I noticed that type inference on the following fairly simple code fails, but works if you just remove the @generated. I’m wondering if this is a known issue? It appears present both on 0.5 and master. If its a bug, does anyone have any workarounds? Thanks.

julia> struct MyType{T} end

julia> foo() = baz([MyType{1}(),MyType{2}()][1])
foo (generic function with 1 method)

julia> @generated function baz(a::MyType) 1 end
baz (generic function with 1 method)

julia> @code_warntype foo()
Variables:
  #self#::#foo
  T::Any

Body:
  begin 
      SSAValue(0) = (Core.tuple)($(QuoteNode(MyType{1}())), $(QuoteNode(MyType{2}())))::Tuple{MyType{1},MyType{2}}
      $(Expr(:inbounds, false))
      # meta: location array.jl vect 70
      SSAValue(1) = (Base.nfields)(SSAValue(0))::Int64
      # meta: pop location
      $(Expr(:inbounds, :pop))
      SSAValue(3) = $(Expr(:invoke, MethodInstance for copy!(::Array{MyType,1}, ::Tuple{MyType{1},MyType{2}}), :(Base.copy!), :($(Expr(:foreigncall, :(:jl_alloc_array_1d), Array{MyType,1}, svec(Any, Int64), :($(QuoteNode(Array{MyType,1}))), 0, SSAValue(1), 0))), SSAValue(0)))
      return (Main.baz)((Base.arrayref)(SSAValue(3), 1)::MyType)::Any
  end::Any

#2

It does not come from generated functions.
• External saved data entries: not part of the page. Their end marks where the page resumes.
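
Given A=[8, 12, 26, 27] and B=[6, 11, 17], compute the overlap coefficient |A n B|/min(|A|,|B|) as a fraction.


A intersect B = []
|A intersect B| = 0
min(|A|, |B|) = min(4, 3) = 3
Overlap = 0 / 3 = 0

0


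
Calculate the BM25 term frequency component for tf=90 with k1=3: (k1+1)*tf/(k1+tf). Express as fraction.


BM25 TF component = (k1+1)*tf / (k1+tf)
k1 = 3, tf = 90
Numerator = (3+1)*90 = 360
Denominator = 3 + 90 = 93
= 360/93 = 120/31

120/31


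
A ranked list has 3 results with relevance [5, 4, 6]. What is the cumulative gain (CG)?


Cumulative Gain = sum of relevance scores
Position 1: rel=5, running sum=5
Position 2: rel=4, running sum=9
Position 3: rel=6, running sum=15
CG = 15

15


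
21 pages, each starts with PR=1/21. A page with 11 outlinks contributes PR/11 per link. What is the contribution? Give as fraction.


Initial PR = 1/21 = 1/21
Outlinks = 11
Contribution per link = PR / outlinks
= 1/21 / 11
= 1/231

1/231


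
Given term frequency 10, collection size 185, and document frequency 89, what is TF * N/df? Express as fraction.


TF * (N/df)
= 10 * (185/89)
= 10 * 185/89
= 1850/89

1850/89


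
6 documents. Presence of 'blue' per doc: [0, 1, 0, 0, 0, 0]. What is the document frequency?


Checking each document for 'blue':
Doc 1: absent
Doc 2: present
Doc 3: absent
Doc 4: absent
Doc 5: absent
Doc 6: absent
df = sum of presences = 0 + 1 + 0 + 0 + 0 + 0 = 1

1


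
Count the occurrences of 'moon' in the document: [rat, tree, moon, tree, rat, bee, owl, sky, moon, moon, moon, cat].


Document has 12 words
Scanning for 'moon':
Found at positions: [2, 8, 9, 10]
Count = 4

4


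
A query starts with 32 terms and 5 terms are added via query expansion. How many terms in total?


Original terms: 32
Expansion terms: 5
Total = 32 + 5 = 37

37


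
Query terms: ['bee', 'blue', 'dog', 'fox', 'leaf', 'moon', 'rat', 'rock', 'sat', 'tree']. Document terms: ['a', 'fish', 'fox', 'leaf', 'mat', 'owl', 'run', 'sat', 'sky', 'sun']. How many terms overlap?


Query terms: ['bee', 'blue', 'dog', 'fox', 'leaf', 'moon', 'rat', 'rock', 'sat', 'tree']
Document terms: ['a', 'fish', 'fox', 'leaf', 'mat', 'owl', 'run', 'sat', 'sky', 'sun']
Common terms: ['fox', 'leaf', 'sat']
Overlap count = 3

3


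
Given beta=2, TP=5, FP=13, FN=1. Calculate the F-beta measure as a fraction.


P = TP/(TP+FP) = 5/18 = 5/18
R = TP/(TP+FN) = 5/6 = 5/6
beta^2 = 2^2 = 4
(1 + beta^2) = 5
Numerator = (1+beta^2)*P*R = 125/108
Denominator = beta^2*P + R = 10/9 + 5/6 = 35/18
F_beta = 25/42

25/42


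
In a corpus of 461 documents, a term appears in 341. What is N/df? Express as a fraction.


IDF ratio = N / df
= 461 / 341
= 461/341

461/341


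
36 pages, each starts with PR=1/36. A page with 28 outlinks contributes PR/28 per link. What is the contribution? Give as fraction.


Initial PR = 1/36 = 1/36
Outlinks = 28
Contribution per link = PR / outlinks
= 1/36 / 28
= 1/1008

1/1008


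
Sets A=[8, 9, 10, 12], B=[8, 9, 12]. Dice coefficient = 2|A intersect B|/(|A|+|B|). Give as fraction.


A intersect B = [8, 9, 12]
|A intersect B| = 3
|A| = 4, |B| = 3
Dice = 2*3 / (4+3)
= 6 / 7 = 6/7

6/7


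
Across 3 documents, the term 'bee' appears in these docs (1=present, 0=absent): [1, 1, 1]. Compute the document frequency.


Checking each document for 'bee':
Doc 1: present
Doc 2: present
Doc 3: present
df = sum of presences = 1 + 1 + 1 = 3

3


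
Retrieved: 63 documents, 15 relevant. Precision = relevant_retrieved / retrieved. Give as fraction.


Precision = relevant_retrieved / total_retrieved
= 15 / 63
= 15 / (15 + 48)
= 5/21

5/21


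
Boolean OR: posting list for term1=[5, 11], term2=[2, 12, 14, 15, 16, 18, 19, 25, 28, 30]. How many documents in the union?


Boolean OR: find union of posting lists
term1 docs: [5, 11]
term2 docs: [2, 12, 14, 15, 16, 18, 19, 25, 28, 30]
Union: [2, 5, 11, 12, 14, 15, 16, 18, 19, 25, 28, 30]
|union| = 12

12


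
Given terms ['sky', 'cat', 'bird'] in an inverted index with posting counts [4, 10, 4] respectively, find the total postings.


Summing posting list sizes:
'sky': 4 postings
'cat': 10 postings
'bird': 4 postings
Total = 4 + 10 + 4 = 18

18


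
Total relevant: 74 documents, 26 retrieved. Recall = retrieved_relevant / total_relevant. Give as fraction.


Recall = retrieved_relevant / total_relevant
= 26 / 74
= 26 / (26 + 48)
= 13/37

13/37


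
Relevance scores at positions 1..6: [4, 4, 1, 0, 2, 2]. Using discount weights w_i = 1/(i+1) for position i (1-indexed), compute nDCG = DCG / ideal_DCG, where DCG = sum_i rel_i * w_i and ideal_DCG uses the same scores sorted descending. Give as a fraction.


Position discount weights w_i = 1/(i+1) for i=1..6:
Weights = [1/2, 1/3, 1/4, 1/5, 1/6, 1/7]
Actual relevance: [4, 4, 1, 0, 2, 2]
DCG = 4/2 + 4/3 + 1/4 + 0/5 + 2/6 + 2/7 = 353/84
Ideal relevance (sorted desc): [4, 4, 2, 2, 1, 0]
Ideal DCG = 4/2 + 4/3 + 2/4 + 2/5 + 1/6 + 0/7 = 22/5
nDCG = DCG / ideal_DCG = 353/84 / 22/5 = 1765/1848

1765/1848


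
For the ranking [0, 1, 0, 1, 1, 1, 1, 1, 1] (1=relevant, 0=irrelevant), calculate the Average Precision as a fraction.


Computing P@k for each relevant position:
Position 1: not relevant
Position 2: relevant, P@2 = 1/2 = 1/2
Position 3: not relevant
Position 4: relevant, P@4 = 2/4 = 1/2
Position 5: relevant, P@5 = 3/5 = 3/5
Position 6: relevant, P@6 = 4/6 = 2/3
Position 7: relevant, P@7 = 5/7 = 5/7
Position 8: relevant, P@8 = 6/8 = 3/4
Position 9: relevant, P@9 = 7/9 = 7/9
Sum of P@k = 1/2 + 1/2 + 3/5 + 2/3 + 5/7 + 3/4 + 7/9 = 5681/1260
AP = 5681/1260 / 7 = 5681/8820

5681/8820


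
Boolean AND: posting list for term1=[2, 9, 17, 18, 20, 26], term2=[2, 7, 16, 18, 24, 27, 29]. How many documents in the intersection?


Boolean AND: find intersection of posting lists
term1 docs: [2, 9, 17, 18, 20, 26]
term2 docs: [2, 7, 16, 18, 24, 27, 29]
Intersection: [2, 18]
|intersection| = 2

2


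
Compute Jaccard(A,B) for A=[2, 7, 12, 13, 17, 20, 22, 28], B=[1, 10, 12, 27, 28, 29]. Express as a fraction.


A intersect B = [12, 28]
|A intersect B| = 2
A union B = [1, 2, 7, 10, 12, 13, 17, 20, 22, 27, 28, 29]
|A union B| = 12
Jaccard = 2/12 = 1/6

1/6


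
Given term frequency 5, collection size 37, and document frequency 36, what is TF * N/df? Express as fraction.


TF * (N/df)
= 5 * (37/36)
= 5 * 37/36
= 185/36

185/36


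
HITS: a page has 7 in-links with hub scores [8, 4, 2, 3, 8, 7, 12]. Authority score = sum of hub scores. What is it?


Authority = sum of hub scores of in-linkers
In-link 1: hub score = 8
In-link 2: hub score = 4
In-link 3: hub score = 2
In-link 4: hub score = 3
In-link 5: hub score = 8
In-link 6: hub score = 7
In-link 7: hub score = 12
Authority = 8 + 4 + 2 + 3 + 8 + 7 + 12 = 44

44


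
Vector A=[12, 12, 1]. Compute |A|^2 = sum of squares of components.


|A|^2 = sum of squared components
A[0]^2 = 12^2 = 144
A[1]^2 = 12^2 = 144
A[2]^2 = 1^2 = 1
Sum = 144 + 144 + 1 = 289

289


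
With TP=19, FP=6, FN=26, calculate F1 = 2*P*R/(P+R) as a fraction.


F1 = 2 * P * R / (P + R)
P = TP/(TP+FP) = 19/25 = 19/25
R = TP/(TP+FN) = 19/45 = 19/45
2 * P * R = 2 * 19/25 * 19/45 = 722/1125
P + R = 19/25 + 19/45 = 266/225
F1 = 722/1125 / 266/225 = 19/35

19/35


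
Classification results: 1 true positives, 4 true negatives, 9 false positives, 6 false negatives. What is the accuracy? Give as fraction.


Accuracy = (TP + TN) / (TP + TN + FP + FN)
TP + TN = 1 + 4 = 5
Total = 1 + 4 + 9 + 6 = 20
Accuracy = 5 / 20 = 1/4

1/4


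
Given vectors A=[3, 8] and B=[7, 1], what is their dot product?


Dot product = sum of element-wise products
A[0]*B[0] = 3*7 = 21
A[1]*B[1] = 8*1 = 8
Sum = 21 + 8 = 29

29


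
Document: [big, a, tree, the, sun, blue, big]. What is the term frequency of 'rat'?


Document has 7 words
Scanning for 'rat':
Term not found in document
Count = 0

0


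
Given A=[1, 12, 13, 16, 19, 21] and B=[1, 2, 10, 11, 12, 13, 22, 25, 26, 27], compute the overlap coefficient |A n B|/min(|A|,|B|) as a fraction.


A intersect B = [1, 12, 13]
|A intersect B| = 3
min(|A|, |B|) = min(6, 10) = 6
Overlap = 3 / 6 = 1/2

1/2


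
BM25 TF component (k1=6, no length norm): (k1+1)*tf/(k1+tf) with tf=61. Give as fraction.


BM25 TF component = (k1+1)*tf / (k1+tf)
k1 = 6, tf = 61
Numerator = (6+1)*61 = 427
Denominator = 6 + 61 = 67
= 427/67 = 427/67

427/67


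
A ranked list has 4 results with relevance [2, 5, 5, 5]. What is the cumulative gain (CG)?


Cumulative Gain = sum of relevance scores
Position 1: rel=2, running sum=2
Position 2: rel=5, running sum=7
Position 3: rel=5, running sum=12
Position 4: rel=5, running sum=17
CG = 17

17


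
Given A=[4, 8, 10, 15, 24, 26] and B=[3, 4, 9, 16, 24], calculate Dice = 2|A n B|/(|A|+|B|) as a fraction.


A intersect B = [4, 24]
|A intersect B| = 2
|A| = 6, |B| = 5
Dice = 2*2 / (6+5)
= 4 / 11 = 4/11

4/11


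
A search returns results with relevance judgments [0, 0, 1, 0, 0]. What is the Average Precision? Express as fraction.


Computing P@k for each relevant position:
Position 1: not relevant
Position 2: not relevant
Position 3: relevant, P@3 = 1/3 = 1/3
Position 4: not relevant
Position 5: not relevant
Sum of P@k = 1/3 = 1/3
AP = 1/3 / 1 = 1/3

1/3


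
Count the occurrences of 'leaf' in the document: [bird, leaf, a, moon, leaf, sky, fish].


Document has 7 words
Scanning for 'leaf':
Found at positions: [1, 4]
Count = 2

2


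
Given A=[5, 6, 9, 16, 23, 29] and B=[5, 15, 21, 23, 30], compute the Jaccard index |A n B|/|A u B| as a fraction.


A intersect B = [5, 23]
|A intersect B| = 2
A union B = [5, 6, 9, 15, 16, 21, 23, 29, 30]
|A union B| = 9
Jaccard = 2/9 = 2/9

2/9


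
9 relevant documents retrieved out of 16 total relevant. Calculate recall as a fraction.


Recall = retrieved_relevant / total_relevant
= 9 / 16
= 9 / (9 + 7)
= 9/16

9/16


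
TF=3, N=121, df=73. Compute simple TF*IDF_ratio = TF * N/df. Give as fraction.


TF * (N/df)
= 3 * (121/73)
= 3 * 121/73
= 363/73

363/73


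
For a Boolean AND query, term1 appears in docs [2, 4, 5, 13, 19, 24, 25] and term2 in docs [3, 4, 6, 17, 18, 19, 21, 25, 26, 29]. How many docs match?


Boolean AND: find intersection of posting lists
term1 docs: [2, 4, 5, 13, 19, 24, 25]
term2 docs: [3, 4, 6, 17, 18, 19, 21, 25, 26, 29]
Intersection: [4, 19, 25]
|intersection| = 3

3


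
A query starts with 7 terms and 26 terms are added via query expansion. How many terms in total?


Original terms: 7
Expansion terms: 26
Total = 7 + 26 = 33

33


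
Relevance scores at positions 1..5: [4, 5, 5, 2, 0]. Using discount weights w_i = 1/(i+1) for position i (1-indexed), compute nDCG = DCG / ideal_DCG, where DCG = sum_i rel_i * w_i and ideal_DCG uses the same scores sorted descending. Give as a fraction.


Position discount weights w_i = 1/(i+1) for i=1..5:
Weights = [1/2, 1/3, 1/4, 1/5, 1/6]
Actual relevance: [4, 5, 5, 2, 0]
DCG = 4/2 + 5/3 + 5/4 + 2/5 + 0/6 = 319/60
Ideal relevance (sorted desc): [5, 5, 4, 2, 0]
Ideal DCG = 5/2 + 5/3 + 4/4 + 2/5 + 0/6 = 167/30
nDCG = DCG / ideal_DCG = 319/60 / 167/30 = 319/334

319/334


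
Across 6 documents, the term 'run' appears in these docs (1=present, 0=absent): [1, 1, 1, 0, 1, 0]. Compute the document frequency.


Checking each document for 'run':
Doc 1: present
Doc 2: present
Doc 3: present
Doc 4: absent
Doc 5: present
Doc 6: absent
df = sum of presences = 1 + 1 + 1 + 0 + 1 + 0 = 4

4


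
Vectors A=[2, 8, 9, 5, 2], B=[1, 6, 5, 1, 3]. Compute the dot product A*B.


Dot product = sum of element-wise products
A[0]*B[0] = 2*1 = 2
A[1]*B[1] = 8*6 = 48
A[2]*B[2] = 9*5 = 45
A[3]*B[3] = 5*1 = 5
A[4]*B[4] = 2*3 = 6
Sum = 2 + 48 + 45 + 5 + 6 = 106

106


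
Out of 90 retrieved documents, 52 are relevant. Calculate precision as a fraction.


Precision = relevant_retrieved / total_retrieved
= 52 / 90
= 52 / (52 + 38)
= 26/45

26/45


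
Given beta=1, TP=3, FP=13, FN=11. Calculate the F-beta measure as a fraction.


P = TP/(TP+FP) = 3/16 = 3/16
R = TP/(TP+FN) = 3/14 = 3/14
beta^2 = 1^2 = 1
(1 + beta^2) = 2
Numerator = (1+beta^2)*P*R = 9/112
Denominator = beta^2*P + R = 3/16 + 3/14 = 45/112
F_beta = 1/5

1/5


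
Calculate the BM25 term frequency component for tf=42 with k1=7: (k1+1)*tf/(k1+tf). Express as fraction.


BM25 TF component = (k1+1)*tf / (k1+tf)
k1 = 7, tf = 42
Numerator = (7+1)*42 = 336
Denominator = 7 + 42 = 49
= 336/49 = 48/7

48/7


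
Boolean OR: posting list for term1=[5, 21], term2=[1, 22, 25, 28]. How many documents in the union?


Boolean OR: find union of posting lists
term1 docs: [5, 21]
term2 docs: [1, 22, 25, 28]
Union: [1, 5, 21, 22, 25, 28]
|union| = 6

6


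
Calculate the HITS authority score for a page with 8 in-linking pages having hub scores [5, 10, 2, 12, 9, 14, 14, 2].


Authority = sum of hub scores of in-linkers
In-link 1: hub score = 5
In-link 2: hub score = 10
In-link 3: hub score = 2
In-link 4: hub score = 12
In-link 5: hub score = 9
In-link 6: hub score = 14
In-link 7: hub score = 14
In-link 8: hub score = 2
Authority = 5 + 10 + 2 + 12 + 9 + 14 + 14 + 2 = 68

68


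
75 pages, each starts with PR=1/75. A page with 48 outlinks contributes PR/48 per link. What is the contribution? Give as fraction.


Initial PR = 1/75 = 1/75
Outlinks = 48
Contribution per link = PR / outlinks
= 1/75 / 48
= 1/3600

1/3600


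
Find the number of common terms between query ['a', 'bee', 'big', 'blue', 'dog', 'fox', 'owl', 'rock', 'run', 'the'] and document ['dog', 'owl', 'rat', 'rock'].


Query terms: ['a', 'bee', 'big', 'blue', 'dog', 'fox', 'owl', 'rock', 'run', 'the']
Document terms: ['dog', 'owl', 'rat', 'rock']
Common terms: ['dog', 'owl', 'rock']
Overlap count = 3

3


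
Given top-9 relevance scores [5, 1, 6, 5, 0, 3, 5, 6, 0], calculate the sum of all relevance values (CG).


Cumulative Gain = sum of relevance scores
Position 1: rel=5, running sum=5
Position 2: rel=1, running sum=6
Position 3: rel=6, running sum=12
Position 4: rel=5, running sum=17
Position 5: rel=0, running sum=17
Position 6: rel=3, running sum=20
Position 7: rel=5, running sum=25
Position 8: rel=6, running sum=31
Position 9: rel=0, running sum=31
CG = 31

31


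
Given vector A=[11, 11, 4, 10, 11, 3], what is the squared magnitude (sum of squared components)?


|A|^2 = sum of squared components
A[0]^2 = 11^2 = 121
A[1]^2 = 11^2 = 121
A[2]^2 = 4^2 = 16
A[3]^2 = 10^2 = 100
A[4]^2 = 11^2 = 121
A[5]^2 = 3^2 = 9
Sum = 121 + 121 + 16 + 100 + 121 + 9 = 488

488


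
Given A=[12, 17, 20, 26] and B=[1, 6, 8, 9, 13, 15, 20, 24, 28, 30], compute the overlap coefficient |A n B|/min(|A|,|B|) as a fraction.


A intersect B = [20]
|A intersect B| = 1
min(|A|, |B|) = min(4, 10) = 4
Overlap = 1 / 4 = 1/4

1/4


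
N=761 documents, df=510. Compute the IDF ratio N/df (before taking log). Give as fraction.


IDF ratio = N / df
= 761 / 510
= 761/510

761/510


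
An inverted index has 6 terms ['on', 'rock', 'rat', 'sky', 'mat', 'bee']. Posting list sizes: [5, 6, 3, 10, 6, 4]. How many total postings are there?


Summing posting list sizes:
'on': 5 postings
'rock': 6 postings
'rat': 3 postings
'sky': 10 postings
'mat': 6 postings
'bee': 4 postings
Total = 5 + 6 + 3 + 10 + 6 + 4 = 34

34


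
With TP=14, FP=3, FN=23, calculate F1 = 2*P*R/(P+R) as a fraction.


F1 = 2 * P * R / (P + R)
P = TP/(TP+FP) = 14/17 = 14/17
R = TP/(TP+FN) = 14/37 = 14/37
2 * P * R = 2 * 14/17 * 14/37 = 392/629
P + R = 14/17 + 14/37 = 756/629
F1 = 392/629 / 756/629 = 14/27

14/27


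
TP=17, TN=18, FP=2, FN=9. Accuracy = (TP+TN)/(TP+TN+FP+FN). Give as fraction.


Accuracy = (TP + TN) / (TP + TN + FP + FN)
TP + TN = 17 + 18 = 35
Total = 17 + 18 + 2 + 9 = 46
Accuracy = 35 / 46 = 35/46

35/46


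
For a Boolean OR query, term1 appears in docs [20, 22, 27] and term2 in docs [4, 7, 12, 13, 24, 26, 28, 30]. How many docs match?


Boolean OR: find union of posting lists
term1 docs: [20, 22, 27]
term2 docs: [4, 7, 12, 13, 24, 26, 28, 30]
Union: [4, 7, 12, 13, 20, 22, 24, 26, 27, 28, 30]
|union| = 11

11


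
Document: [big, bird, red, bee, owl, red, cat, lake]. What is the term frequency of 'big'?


Document has 8 words
Scanning for 'big':
Found at positions: [0]
Count = 1

1


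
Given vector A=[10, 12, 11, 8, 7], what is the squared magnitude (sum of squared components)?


|A|^2 = sum of squared components
A[0]^2 = 10^2 = 100
A[1]^2 = 12^2 = 144
A[2]^2 = 11^2 = 121
A[3]^2 = 8^2 = 64
A[4]^2 = 7^2 = 49
Sum = 100 + 144 + 121 + 64 + 49 = 478

478


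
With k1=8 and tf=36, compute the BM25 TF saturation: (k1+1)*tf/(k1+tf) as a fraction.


BM25 TF component = (k1+1)*tf / (k1+tf)
k1 = 8, tf = 36
Numerator = (8+1)*36 = 324
Denominator = 8 + 36 = 44
= 324/44 = 81/11

81/11


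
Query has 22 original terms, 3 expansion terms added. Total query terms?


Original terms: 22
Expansion terms: 3
Total = 22 + 3 = 25

25


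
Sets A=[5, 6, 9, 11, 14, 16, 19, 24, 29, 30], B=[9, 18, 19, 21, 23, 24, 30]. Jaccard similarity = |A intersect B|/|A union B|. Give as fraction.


A intersect B = [9, 19, 24, 30]
|A intersect B| = 4
A union B = [5, 6, 9, 11, 14, 16, 18, 19, 21, 23, 24, 29, 30]
|A union B| = 13
Jaccard = 4/13 = 4/13

4/13


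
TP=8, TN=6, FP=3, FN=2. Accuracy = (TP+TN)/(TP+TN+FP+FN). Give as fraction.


Accuracy = (TP + TN) / (TP + TN + FP + FN)
TP + TN = 8 + 6 = 14
Total = 8 + 6 + 3 + 2 = 19
Accuracy = 14 / 19 = 14/19

14/19


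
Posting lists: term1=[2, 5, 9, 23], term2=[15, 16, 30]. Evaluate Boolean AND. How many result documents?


Boolean AND: find intersection of posting lists
term1 docs: [2, 5, 9, 23]
term2 docs: [15, 16, 30]
Intersection: []
|intersection| = 0

0


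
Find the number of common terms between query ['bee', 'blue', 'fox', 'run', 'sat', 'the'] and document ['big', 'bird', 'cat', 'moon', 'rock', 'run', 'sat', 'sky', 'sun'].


Query terms: ['bee', 'blue', 'fox', 'run', 'sat', 'the']
Document terms: ['big', 'bird', 'cat', 'moon', 'rock', 'run', 'sat', 'sky', 'sun']
Common terms: ['run', 'sat']
Overlap count = 2

2


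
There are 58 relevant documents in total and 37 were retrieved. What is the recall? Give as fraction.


Recall = retrieved_relevant / total_relevant
= 37 / 58
= 37 / (37 + 21)
= 37/58

37/58


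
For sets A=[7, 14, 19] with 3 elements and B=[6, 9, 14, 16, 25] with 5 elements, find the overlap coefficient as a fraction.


A intersect B = [14]
|A intersect B| = 1
min(|A|, |B|) = min(3, 5) = 3
Overlap = 1 / 3 = 1/3

1/3


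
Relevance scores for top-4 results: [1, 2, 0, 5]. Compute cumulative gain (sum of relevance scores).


Cumulative Gain = sum of relevance scores
Position 1: rel=1, running sum=1
Position 2: rel=2, running sum=3
Position 3: rel=0, running sum=3
Position 4: rel=5, running sum=8
CG = 8

8


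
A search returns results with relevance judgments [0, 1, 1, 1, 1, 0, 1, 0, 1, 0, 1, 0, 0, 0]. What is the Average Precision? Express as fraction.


Computing P@k for each relevant position:
Position 1: not relevant
Position 2: relevant, P@2 = 1/2 = 1/2
Position 3: relevant, P@3 = 2/3 = 2/3
Position 4: relevant, P@4 = 3/4 = 3/4
Position 5: relevant, P@5 = 4/5 = 4/5
Position 6: not relevant
Position 7: relevant, P@7 = 5/7 = 5/7
Position 8: not relevant
Position 9: relevant, P@9 = 6/9 = 2/3
Position 10: not relevant
Position 11: relevant, P@11 = 7/11 = 7/11
Position 12: not relevant
Position 13: not relevant
Position 14: not relevant
Sum of P@k = 1/2 + 2/3 + 3/4 + 4/5 + 5/7 + 2/3 + 7/11 = 21871/4620
AP = 21871/4620 / 7 = 21871/32340

21871/32340


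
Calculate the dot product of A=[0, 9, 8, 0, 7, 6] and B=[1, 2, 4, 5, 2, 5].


Dot product = sum of element-wise products
A[0]*B[0] = 0*1 = 0
A[1]*B[1] = 9*2 = 18
A[2]*B[2] = 8*4 = 32
A[3]*B[3] = 0*5 = 0
A[4]*B[4] = 7*2 = 14
A[5]*B[5] = 6*5 = 30
Sum = 0 + 18 + 32 + 0 + 14 + 30 = 94

94


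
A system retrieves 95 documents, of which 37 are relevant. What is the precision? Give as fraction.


Precision = relevant_retrieved / total_retrieved
= 37 / 95
= 37 / (37 + 58)
= 37/95

37/95


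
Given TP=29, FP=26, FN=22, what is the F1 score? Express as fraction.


F1 = 2 * P * R / (P + R)
P = TP/(TP+FP) = 29/55 = 29/55
R = TP/(TP+FN) = 29/51 = 29/51
2 * P * R = 2 * 29/55 * 29/51 = 1682/2805
P + R = 29/55 + 29/51 = 3074/2805
F1 = 1682/2805 / 3074/2805 = 29/53

29/53


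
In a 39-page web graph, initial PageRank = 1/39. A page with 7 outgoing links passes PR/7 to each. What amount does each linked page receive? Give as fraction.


Initial PR = 1/39 = 1/39
Outlinks = 7
Contribution per link = PR / outlinks
= 1/39 / 7
= 1/273

1/273


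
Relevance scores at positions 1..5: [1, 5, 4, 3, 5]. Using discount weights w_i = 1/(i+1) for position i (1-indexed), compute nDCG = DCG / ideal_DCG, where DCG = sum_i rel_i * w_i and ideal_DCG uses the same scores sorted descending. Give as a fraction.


Position discount weights w_i = 1/(i+1) for i=1..5:
Weights = [1/2, 1/3, 1/4, 1/5, 1/6]
Actual relevance: [1, 5, 4, 3, 5]
DCG = 1/2 + 5/3 + 4/4 + 3/5 + 5/6 = 23/5
Ideal relevance (sorted desc): [5, 5, 4, 3, 1]
Ideal DCG = 5/2 + 5/3 + 4/4 + 3/5 + 1/6 = 89/15
nDCG = DCG / ideal_DCG = 23/5 / 89/15 = 69/89

69/89


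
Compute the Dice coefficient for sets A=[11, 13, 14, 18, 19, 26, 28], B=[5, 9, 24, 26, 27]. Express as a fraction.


A intersect B = [26]
|A intersect B| = 1
|A| = 7, |B| = 5
Dice = 2*1 / (7+5)
= 2 / 12 = 1/6

1/6


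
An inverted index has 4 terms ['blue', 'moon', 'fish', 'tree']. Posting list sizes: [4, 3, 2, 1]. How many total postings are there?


Summing posting list sizes:
'blue': 4 postings
'moon': 3 postings
'fish': 2 postings
'tree': 1 postings
Total = 4 + 3 + 2 + 1 = 10

10


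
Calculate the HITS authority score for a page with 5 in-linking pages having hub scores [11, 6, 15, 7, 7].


Authority = sum of hub scores of in-linkers
In-link 1: hub score = 11
In-link 2: hub score = 6
In-link 3: hub score = 15
In-link 4: hub score = 7
In-link 5: hub score = 7
Authority = 11 + 6 + 15 + 7 + 7 = 46

46


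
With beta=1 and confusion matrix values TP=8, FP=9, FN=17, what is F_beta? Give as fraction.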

You constructed an array with non-leaf type. The type inference does not do constant propagation across array construction/loading.


#3

And it works without generated function because the compiler can infer the return type/value with non-leaftype input. For generated function, it is impossible (theoritically) to do that. This is a reason to only use generated function when necessary and expect worse performance with non-leaf type info.


#4

Interesting, thanks for the explanation, I think that made sense. I didn’t know about this limitation of @generated functions before.